Vector* v= [[Vector alloc]initWithX:0.0f y:1.0f z:0.0f];
// [Vector angle::] returns the same values for x positive
// and x negative so I flip the angle to get the
// actual rotation.
angle=[Vector angle_deg:u with:v];
if (u.x<0) {
angle=-angle;
}
}
// transform and draw
glPushMatrix();
// we need to rescale by 32 because the model’s coordinates are in pixels
// (eventually the rescale factor should be passed down the render graph)
float tx=(actor.location.x-originX)/32.0f;
float ty=(actor.location.y-originY)/32.0f;
//
glTranslatef(tx,0,ty);
glRotatef(angle, 0, 1, 0);
[Actor3DRenderer renderActor:actor3d action:@"nod" frame:actor.phase];
glPopMatrix();
Right – that’s it for integration so far. I’ll have more to do later in two essential areas:
- Selecting the animation frame to be displayed. The model’s ‘phase’ should be determined by the view. This is counter-intuitive (the model should drive the view, not the reverse) but logical (the animator/designer determines the action’s duration). A this point, phase is still determined (arbitrarily) by the model.
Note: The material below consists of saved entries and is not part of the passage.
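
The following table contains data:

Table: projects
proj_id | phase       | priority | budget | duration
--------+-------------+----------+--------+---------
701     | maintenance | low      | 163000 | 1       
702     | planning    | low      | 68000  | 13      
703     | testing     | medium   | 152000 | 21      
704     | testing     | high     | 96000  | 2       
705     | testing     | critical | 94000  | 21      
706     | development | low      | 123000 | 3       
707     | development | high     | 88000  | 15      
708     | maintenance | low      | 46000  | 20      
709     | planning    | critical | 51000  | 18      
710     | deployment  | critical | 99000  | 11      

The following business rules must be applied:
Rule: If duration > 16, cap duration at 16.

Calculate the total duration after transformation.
109

Step 1: 4 records have duration > 16
Step 2: These records originally summed to 80
Step 3: After capping: 4 × 16 = 64
Step 4: Unaffected records sum: 45
Step 5: Final sum = 64 + 45 = 109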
I could export animation durations separately, but I don’t think this is a good idea. This is data duplication, and is kind of dishonest. On the other hand, it is likely that animation durations will require tuning later, so my bet is that I should (a)actually define animation durations somewhere else and (b) provide code that remaps animation frames to actual game loop frames.
- Mapping/Matching model actions (ids) to animation names (strings) – I’ve hardwired an action name for now because I have no safety guards against an undefined action – an action for which there is no matching animation.